Perjalanan dari tempat kami berhenti menuju ke Singkil masih satu jam lagi. Tidak lama. Tapi cobalah, Kawan, cobalah menumpang speedboat atau kapal kecil atau perahu pada saat laut tak terlalu bersahabat. Angin kencang dan ombak yang menampar-nampar speedboat seperti menampar-nampar ketahanan kita. Hidup serasa di ujung tanduk. Dan waktu begitu lamanya berjalan. Bahkan seperti diam tak beranjak.
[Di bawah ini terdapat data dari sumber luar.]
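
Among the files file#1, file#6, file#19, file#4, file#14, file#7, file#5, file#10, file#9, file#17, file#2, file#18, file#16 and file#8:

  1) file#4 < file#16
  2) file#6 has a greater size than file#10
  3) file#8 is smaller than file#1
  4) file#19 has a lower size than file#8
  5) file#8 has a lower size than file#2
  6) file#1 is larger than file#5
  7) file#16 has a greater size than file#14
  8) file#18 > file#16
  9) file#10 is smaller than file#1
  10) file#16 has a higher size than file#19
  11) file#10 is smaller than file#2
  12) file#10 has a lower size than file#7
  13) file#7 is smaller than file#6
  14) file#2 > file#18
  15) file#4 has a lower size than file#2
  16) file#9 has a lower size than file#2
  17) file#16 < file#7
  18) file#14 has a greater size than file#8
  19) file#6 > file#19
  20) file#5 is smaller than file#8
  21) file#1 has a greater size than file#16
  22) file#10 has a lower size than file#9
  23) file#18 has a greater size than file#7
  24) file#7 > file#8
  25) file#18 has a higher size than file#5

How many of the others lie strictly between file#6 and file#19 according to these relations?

4

The relations place file#19 below file#6. An element lies strictly between them when it is forced above file#19 and also forced below file#6.
Above file#19: {file#8, file#14, file#16, file#7, file#18, file#1, file#2}. Below file#6: {file#5, file#4, file#8, file#14, file#10, file#16, file#7}.
Intersection: {file#8, file#14, file#16, file#7} — 4.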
Akhirnya, kelegaan pun tiba. Pantai di depan mata. Warung di pinggir dermaga sudah nampak. Syukurlah. Cukup sudah ujian mentalnya hari ini. Wajah kami semua cerah. Mbak Ully yang semua sakit seperti sembuh total. Sehat seperti sediakala. Apa lagi saat segelas kopi panas ada di depan hidungnya. Aroma harum kopi aceh seolah mengembalikan semangat yang sempat porak-poranda dihempas badai laut beberapa waktu yang lalu. Nyawa kembali utuh. 

Besok, waktunya kembali ke Surabaya. Tempat kami mengisi hari demi hari bersama keluarga, kolega, dan mahasiswa. Hidup begitu berarti saat kita berusaha terus untuk memberinya arti. Bismillah. Amin.